Agama harus mampu mematahkan segala rintangan yang dapat mengganggu kemajuan pembangunan terutama yang bersifat  takhyul, bid’ah, khuarafat, dan semacamnya. Agama dengan nilai-nilai yang universal yang dikandungnya, harus dapat memajukan dan memperkokoh keyakinan  dan integritas masyarakat yang pluralistik  ini. 
Berpijak pada realitas konflisitas umat yang begitu kuat, maka sudah saatnya kita berkewajiban mengembalikan pesan otentik agama sebagai wahyu yang kultural. Hal ini dilakukan agar agama dapat diimplementasikan di dalam dunia yang selalu berubah. Sebab, seringkali agama dimanipulasi untuk mengukuhkan eksistensinya dengan masa lalu tanpa merespons secara kreatif dengan dunia modern. Padahal, agama yang tidak mengikuti makna konstekstualnya akan kehilangan eksistensi dirinya yang akomodatif terhadap perubahan. Bukankah, agenda agama-agama sejak awal diwahyukan adalah berdialog dengan problem sosial umat manusia? Karena itulah, mendialogkan agama dengan problem-problem sosial adalah suatu keniscayaan, karena agama tidak lahir dari ruang hampa. Ketika agama tidak disampaikan melalui budaya, ia akan memicu munculnya ideologisasi "semu" terhadap agama, yakni sikap keberagamaan yang berlebihan dan radikal. Hal ini terjadi karena masyarakat tidak diajari untuk memahami, tetapi meyakini agama belaka. Agama hanya menjadi lambang eksistensi, ia lahir bukan dari sebuah refleksi kesadaran yang sesungguhnya, malainkan lebih merupakan upaya penguatan status quo agama itu sendiri.
Di tengah-tengah semakin kerasnya kehidupan umat manusia dengan tontonan  konflik  yang  melibatkan faktor agama, maka para pemuka agama memiliki peranan penting untuk mengambil bagian dalam usaha perdamaian dunia. Mereka bisa tampil sebagai suatu  kekuatan untuk memformulasikan etika global yang diharapkan dapat menunjang kelangsungan perdamaian dunia. Maka untuk sekarang ini sudah saatnya membangun perdamaian dunia dengan spirit agama.
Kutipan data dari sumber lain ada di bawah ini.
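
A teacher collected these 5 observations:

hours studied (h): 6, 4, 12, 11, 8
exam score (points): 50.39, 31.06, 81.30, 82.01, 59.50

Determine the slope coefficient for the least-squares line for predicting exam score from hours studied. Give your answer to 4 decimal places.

n = 5, Σx = 41, Σy = 304.26, Σxy = 2780.29, Σx² = 381
Sxx = Σx² − (Σx)²/n = 381 − 336.2 = 44.8
Sxy = Σxy − (Σx)(Σy)/n = 2780.29 − 2494.932 = 285.358
b = Sxy/Sxx = 285.358/44.8 = 6.369598

6.3696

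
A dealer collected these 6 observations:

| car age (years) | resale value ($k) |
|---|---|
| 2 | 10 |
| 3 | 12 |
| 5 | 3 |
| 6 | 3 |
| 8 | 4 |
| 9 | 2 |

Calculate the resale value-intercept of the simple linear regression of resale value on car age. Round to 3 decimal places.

n = 6, Σx = 33, Σy = 34, Σxy = 139, Σx² = 219
Sxx = Σx² − (Σx)²/n = 219 − 181.5 = 37.5
Sxy = Σxy − (Σx)(Σy)/n = 139 − 187 = -48
b = Sxy/Sxx = -48/37.5 = -1.28
a = ȳ − b·x̄ = 5.666667 − (-1.28)·5.5 = 12.706667

12.707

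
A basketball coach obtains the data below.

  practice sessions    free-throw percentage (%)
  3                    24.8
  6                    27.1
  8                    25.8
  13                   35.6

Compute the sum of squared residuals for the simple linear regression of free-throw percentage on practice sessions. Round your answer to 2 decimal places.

13.10

n = 4, Σx = 30, Σy = 113.3, Σxy = 906.2, Σx² = 278, Σy² = 3282.45
Sxx = Σx² − (Σx)²/n = 278 − 225 = 53
Sxy = Σxy − (Σx)(Σy)/n = 906.2 − 849.75 = 56.45
Syy = Σy² − (Σy)²/n = 3282.45 − 3209.2225 = 73.2275
b = Sxy/Sxx = 56.45/53 = 1.065094
SSE = Syy − b·Sxy = 73.2275 − 1.065094·56.45 = 13.102925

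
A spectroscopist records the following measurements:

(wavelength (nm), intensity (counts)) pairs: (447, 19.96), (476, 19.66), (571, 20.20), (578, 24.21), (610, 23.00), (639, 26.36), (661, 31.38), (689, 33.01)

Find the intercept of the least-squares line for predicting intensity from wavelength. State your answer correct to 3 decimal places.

-5.889

n = 8, Σx = 4671, Σy = 197.78, Σxy = 118167.97, Σx² = 2778573
Sxx = Σx² − (Σx)²/n = 2778573 − 2727280.125 = 51292.875
Sxy = Σxy − (Σx)(Σy)/n = 118167.97 − 115478.7975 = 2689.1725
b = Sxy/Sxx = 2689.1725/51292.875 = 0.052428
a = ȳ − b·x̄ = 24.7225 − 0.052428·583.875 = -5.888781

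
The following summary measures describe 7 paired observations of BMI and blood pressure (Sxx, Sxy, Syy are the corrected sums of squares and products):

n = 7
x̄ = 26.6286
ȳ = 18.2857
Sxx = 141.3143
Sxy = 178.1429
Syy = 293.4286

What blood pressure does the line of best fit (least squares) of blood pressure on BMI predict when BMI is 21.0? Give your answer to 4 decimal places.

b = Sxy/Sxx = 178.1429/141.3143 = 1.260615
a = ȳ − b·x̄ = 18.2857 − 1.260615·26.6286 = -15.282708
ŷ(21.0) = a + b·21.0 = -15.282708 + 1.260615·21 = 11.190203

11.1902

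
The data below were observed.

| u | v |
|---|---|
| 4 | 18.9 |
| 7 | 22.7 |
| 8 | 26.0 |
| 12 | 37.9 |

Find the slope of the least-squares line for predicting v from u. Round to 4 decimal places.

n = 4, Σx = 31, Σy = 105.5, Σxy = 897.3, Σx² = 273
Sxx = Σx² − (Σx)²/n = 273 − 240.25 = 32.75
Sxy = Σxy − (Σx)(Σy)/n = 897.3 − 817.625 = 79.675
b = Sxy/Sxx = 79.675/32.75 = 2.432824

2.4328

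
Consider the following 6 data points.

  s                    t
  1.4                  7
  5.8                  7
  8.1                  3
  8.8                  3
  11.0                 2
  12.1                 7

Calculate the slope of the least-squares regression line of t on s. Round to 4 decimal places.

-0.2720

n = 6, Σx = 47.2, Σy = 29, Σxy = 207.8, Σx² = 446.06
Sxx = Σx² − (Σx)²/n = 446.06 − 371.306667 = 74.753333
Sxy = Σxy − (Σx)(Σy)/n = 207.8 − 228.133333 = -20.333333
b = Sxy/Sxx = -20.333333/74.753333 = -0.272006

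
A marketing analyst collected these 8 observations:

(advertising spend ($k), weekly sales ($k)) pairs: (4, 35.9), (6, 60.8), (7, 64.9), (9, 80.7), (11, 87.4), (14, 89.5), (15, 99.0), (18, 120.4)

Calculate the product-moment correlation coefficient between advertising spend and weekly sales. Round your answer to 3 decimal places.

n = 8, Σx = 84, Σy = 638.6, Σxy = 7555.6, Σx² = 1048, Σy² = 55656.12
Sxx = Σx² − (Σx)²/n = 1048 − 882 = 166
Sxy = Σxy − (Σx)(Σy)/n = 7555.6 − 6705.3 = 850.3
Syy = Σy² − (Σy)²/n = 55656.12 − 50976.245 = 4679.875
r = Sxy/√(Sxx·Syy) = 850.3/√(776859.25) = 850.3/881.396194 = 0.964719

0.965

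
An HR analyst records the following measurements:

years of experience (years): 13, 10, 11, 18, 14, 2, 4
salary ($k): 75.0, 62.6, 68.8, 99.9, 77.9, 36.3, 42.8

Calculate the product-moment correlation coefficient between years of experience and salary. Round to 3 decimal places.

n = 7, Σx = 72, Σy = 463.3, Σxy = 5490.4, Σx² = 930, Σy² = 33475.15
Sxx = Σx² − (Σx)²/n = 930 − 740.571429 = 189.428571
Sxy = Σxy − (Σx)(Σy)/n = 5490.4 − 4765.371429 = 725.028571
Syy = Σy² − (Σy)²/n = 33475.15 − 30663.841429 = 2811.308571
r = Sxy/√(Sxx·Syy) = 725.028571/√(532542.166531) = 725.028571/729.754867 = 0.993523

0.994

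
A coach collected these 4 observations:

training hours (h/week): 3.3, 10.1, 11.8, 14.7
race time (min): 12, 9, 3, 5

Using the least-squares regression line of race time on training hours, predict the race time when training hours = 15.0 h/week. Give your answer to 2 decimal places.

3.68

n = 4, Σx = 39.9, Σy = 29, Σxy = 239.4, Σx² = 468.23
Sxx = Σx² − (Σx)²/n = 468.23 − 398.0025 = 70.2275
Sxy = Σxy − (Σx)(Σy)/n = 239.4 − 289.275 = -49.875
b = Sxy/Sxx = -49.875/70.2275 = -0.710192
a = ȳ − b·x̄ = 7.25 − (-0.710192)·9.975 = 14.334164
ŷ(15.0) = a + b·15.0 = 14.334164 + (-0.710192)·15 = 3.681286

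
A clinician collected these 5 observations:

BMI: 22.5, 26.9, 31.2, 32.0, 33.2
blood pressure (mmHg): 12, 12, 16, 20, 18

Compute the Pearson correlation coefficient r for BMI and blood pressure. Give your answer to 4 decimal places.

0.8722

n = 5, Σx = 145.8, Σy = 78, Σxy = 2329.6, Σx² = 4329.54, Σy² = 1268
Sxx = Σx² − (Σx)²/n = 4329.54 − 4251.528 = 78.012
Sxy = Σxy − (Σx)(Σy)/n = 2329.6 − 2274.48 = 55.12
Syy = Σy² − (Σy)²/n = 1268 − 1216.8 = 51.2
r = Sxy/√(Sxx·Syy) = 55.12/√(3994.2144) = 55.12/63.199797 = 0.872155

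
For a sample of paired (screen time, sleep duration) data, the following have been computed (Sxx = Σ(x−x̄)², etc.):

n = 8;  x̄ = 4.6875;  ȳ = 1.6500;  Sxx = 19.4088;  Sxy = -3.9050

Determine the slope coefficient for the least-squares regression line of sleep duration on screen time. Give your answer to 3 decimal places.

-0.201

b = Sxy/Sxx = -3.905/19.4088 = -0.201197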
Komitmen ini diharapkan dapat memberikan kontribusinya bagi proses sosialisasi dan penyadaran hidup damai sekaligus untuk mempersempit ruang konflik agama di  masyarakat plural. Kini, sudah saatnya hidup damai abadi; tidak ada lagi konflik dan perang yang terjadi di muka bumi ini. Sejarah hidup umat manusia harus menjadi sejarah yang damai tanpa konflik.
Forum Komunikasi Antar Umat Beragama (FKUB) yang dibentuk oleh pemerintah, perlu diefektifkan melalui dialaog-dialog antara umat beragama secara berkala, atau  kegiatan-kegiatan lain yang dianggap penting sebagai kontribusi agama dalam  mengatasi   problema-problema sosial yang ada di masyarakat plural ini.

Penutup
Dalam kehidupan di dunia ini, pluralitas sebagai sebuah keniscayaan bahkan sebagai sunnatullah yang sengaja diciptakan oleh Allah, oleh karenaanya  harus diakui oleh setiap orang. Dengan pluralitas di satu sisi  sebagai khazanah kekayaan bagi sebuah bangsa  yang dapat mendorong manusia untuk berkompetisi dalam mencapai kebaikan, walaupun tidak dapat dipungkiri bahwa di sisi lain pluralitas dapat  pula memicu dan  menciptakan konflik yang berkepanjangan jika tidak disikapi secara baik. Sebagai konskuensi  sebuah bangsa yang pluralistik seperti Indonesia, tentunya tidak sedikit problema sosial yang muncul di permukaan yang  perlu diatasi,  di sini agama dengan ajarannya yang mulia dan  paripurna  mengatur segala aspek kehidupan manusia dapat memberikan  kontribusinya dalam  mengatasi  problema sosial dimaksud.


Daftar Rujukan
Abdullah, M. Amin, Dinamika Islam Kultural: Pemetaan Atas Wacana Islam Kontemporer, Bandung: Mizan, 2000.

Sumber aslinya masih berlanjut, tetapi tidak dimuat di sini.